Personally I'm fine without it, we have it deployed in our network, but I've only ever logged in maybe 3 or 4 times, and just find generally doing stuff takes longer then my ad-hoc stuff. We're a fairly big shop, so we have HP Openview for SNMP alarming, fed to our Control Center, Openview Performance Insight for SNMP polling stats and generating statistics. For my equipment, we have all logs sent to a solaris box, and I basically just have a tail that follows the logs on one of my screens all day. We do nightly backups in a script, with a script to grab all current configs, so finding differences in config is easy using unix diff tools. And we do all configuration directly by logging into the box. So for me it's ultimatly a useless tool that I've never had an enticing reason to get into.

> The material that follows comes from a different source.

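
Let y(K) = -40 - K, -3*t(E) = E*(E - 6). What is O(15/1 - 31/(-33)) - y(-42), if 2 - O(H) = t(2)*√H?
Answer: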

On the other hand, some of our backbone team love the thing, but that was mainly because they could deploy a config change such as a new vlan to be trunked to every switch in one go. That was never my responsibility so I could care less.
This brings me back, if it's a tool you use every day, and everyone is already familiar with it, it's a good thing to get. If it's there and you use it once a month, and everything you use it for at that time can easily be done using simple scripts, then don't bother.